J'aime beaucoup cette analyse. Il est clair qu'on est à l'opposé de There Will Be Blood (d'une intensité peu commune) ou d'un Elmer Gantry (la flamboyance, le rythme). Et je suis bien évidemment d'accord pour dire que The Master est plus subtil qu'il n'y paraît. Hélas, pour moi cela ne suffit pas. Il y a des moments de flottements qui m'ont agacé je dois dire (le face à face final entre JP et Seymour, les larmes de trop, un gimmick façon Actor's Studio?, des silences un peu lourdingues d'où le sentiment que le mouvement ou l'alchimie entre les deux acteurs ne fonctionne pas vraiment...).. Aussi, j'ai regretté le traitement des journalistes (More et le dernier, j'ai oublié son nom). A mon avis, ils auraient mérité un meilleur traitement. Du moins, le film eût été peut-être plus intéressant de leur point de vue (???)... J'en sais rien... Par contre, je ne suis pas sûr que Anderson ait plus de sympathie pour la Secte. Pas de partie pris dans The Master, même si en comparaison, effectivement, le gourou de There Will Be Blood, sorte de Harry Powell (cf. La Nuit du Chasseur) est carrément malmené. Dans le traitement du personnage de Philip Seymour Hoffman, j'y vois plutôt une indifférence de la part de l'auteur... qui n'hésite pas, néanmoins, à ridiculiser son personnage (quand celui-ci chante, danse, ou se fout en pétard). Ce qui est bien rendu, c'est qu'on a là un type qui n'accepte pas la contradiction. La dialectique, il ne connaît pas. Enfin, pour la B.O., je suis tout à fait d'accord. Les thèmes chantées par Ella Fitzgerald s'inscrivent bien dans la trame. Et puis j'ai été heureux de retrouver "Lotus Blossom", superbe composition de Billy Strayhorn, l'ater ego de Duke Ellington.
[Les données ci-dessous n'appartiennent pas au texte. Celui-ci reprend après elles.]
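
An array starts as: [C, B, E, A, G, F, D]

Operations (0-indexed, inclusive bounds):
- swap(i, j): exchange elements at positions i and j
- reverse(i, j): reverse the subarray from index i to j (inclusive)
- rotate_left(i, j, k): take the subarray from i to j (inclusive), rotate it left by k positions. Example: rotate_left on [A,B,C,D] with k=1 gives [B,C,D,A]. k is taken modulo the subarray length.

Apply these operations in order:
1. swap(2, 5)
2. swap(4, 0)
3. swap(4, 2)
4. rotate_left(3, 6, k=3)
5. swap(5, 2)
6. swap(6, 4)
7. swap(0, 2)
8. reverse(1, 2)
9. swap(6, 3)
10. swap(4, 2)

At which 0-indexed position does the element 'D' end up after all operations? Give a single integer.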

Si l'on a aimé ce thème, l'on ne manquera pas d'écouter la version sublimée de Joe Henderson (cf. l'album Lush Life)... :wink:

PS. Dans le même genre (dérives sectaires), l'on pourra toujours songer au film de et avec Robert Duvall, The Apostle (Le prédicateur) que j'avais vu lors de sa sortie en salles il y a quelques années. Le film était moins subtil que The Master, mais néanmoins intéressant (5/10).